What happen to pointers when vectors need more memory and realocate memory?

Short answer: Everything will be fine. Don’t worry about this and get back to work.

Medium answer: Adding elements to or removing them from a vector invalidates all iterators and references/pointers (possibly with the exception of removing from the back). Simple as that. Don’t refer to any old iterators and obtain new ones after such an operation. Example:

std::vector<int> v = get_vector();

int & a = v[6];
int * b = &v[7];
std::vector<int>::iterator c = v.begin();
std::advance(it, 8);

v.resize(100);

Now a, b and c are all invalid: You cannot use a, and you cannot dereference b or c.
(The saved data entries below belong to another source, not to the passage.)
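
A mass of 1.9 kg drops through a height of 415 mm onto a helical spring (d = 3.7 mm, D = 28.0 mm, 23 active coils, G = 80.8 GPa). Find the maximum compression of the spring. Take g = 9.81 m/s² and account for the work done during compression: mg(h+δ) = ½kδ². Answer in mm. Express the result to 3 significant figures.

k = Gd⁴/(8D³N_a) = (80.8×10³)(3.7⁴)/(8·28.0³·23) = 3.7491 N/mm
W = mg = 1.9 × 9.81 = 18.639 N
½kδ² − Wδ − Wh = 0 → δ = (W + √(W² + 2kWh))/k
δ = (18.639 + √(347.41 + 57999.9))/3.7491 = (18.639 + 241.55)/3.7491 = 69.401 mm

69.4 mm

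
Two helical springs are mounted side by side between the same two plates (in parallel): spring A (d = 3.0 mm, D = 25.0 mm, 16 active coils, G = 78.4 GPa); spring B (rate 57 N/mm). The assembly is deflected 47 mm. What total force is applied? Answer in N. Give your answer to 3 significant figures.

2830 N

k_A = Gd⁴/(8D³N_a) = (78.4×10³)(3.0⁴)/(8·25.0³·16) = 3.1752 N/mm
Parallel: k_eq = 3.1752 + 57 = 60.175 N/mm
F = k_eq·δ = 60.175·47 = 2828.2 N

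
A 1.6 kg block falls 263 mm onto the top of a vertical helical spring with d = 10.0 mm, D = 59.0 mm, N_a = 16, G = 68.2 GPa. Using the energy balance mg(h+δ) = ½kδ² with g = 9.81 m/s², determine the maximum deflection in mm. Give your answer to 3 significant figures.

18.5 mm

k = Gd⁴/(8D³N_a) = (68.2×10³)(10.0⁴)/(8·59.0³·16) = 25.943 N/mm
W = mg = 1.6 × 9.81 = 15.696 N
½kδ² − Wδ − Wh = 0 → δ = (W + √(W² + 2kWh))/k
δ = (15.696 + √(246.36 + 214187))/25.943 = (15.696 + 463.07)/25.943 = 18.455 mm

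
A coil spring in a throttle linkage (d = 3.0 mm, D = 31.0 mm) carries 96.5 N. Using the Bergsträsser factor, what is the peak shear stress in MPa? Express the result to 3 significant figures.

319 MPa

Spring index C = D/d = 31.0/3.0 = 10.3333
K_B = (4C+2)/(4C−3) = 43.333/38.333 = 1.1304
τ₀ = 8FD/(πd³) = 8·96.5·31.0/(π·3.0³) = 23932/84.823 = 282.14 MPa
τ_max = K·τ₀ = 1.1304 × 282.14 = 318.94 MPa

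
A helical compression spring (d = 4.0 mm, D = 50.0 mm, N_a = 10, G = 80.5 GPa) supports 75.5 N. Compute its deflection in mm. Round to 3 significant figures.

k = Gd⁴/(8D³N_a) = (80.5×10³)(4.0⁴)/(8·50.0³·10) = 2.0608 N/mm
δ = F/k = 75.5 / 2.0608 = 36.636 mm

36.6 mm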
Long answer: The vector keeps track of dynamic memory. When the memory is exhausted, it allocates a new, larger chunk elsewhere and copies (or moves) all the old elements over (and then frees up the old memory, destroying the old objects). Memory allocation and deallocation is done by the allocator (typically std::allocator<T>), which in turn usually invokes ::operator new() to fetch memory, which in turn usually calls malloc(). Details may vary and depend on your platform. In any event, any previously held references, pointers or iterators are no longer valid (presumably because they refer to the now-freed memory, though it’s not specified in the standard why they’re invalid).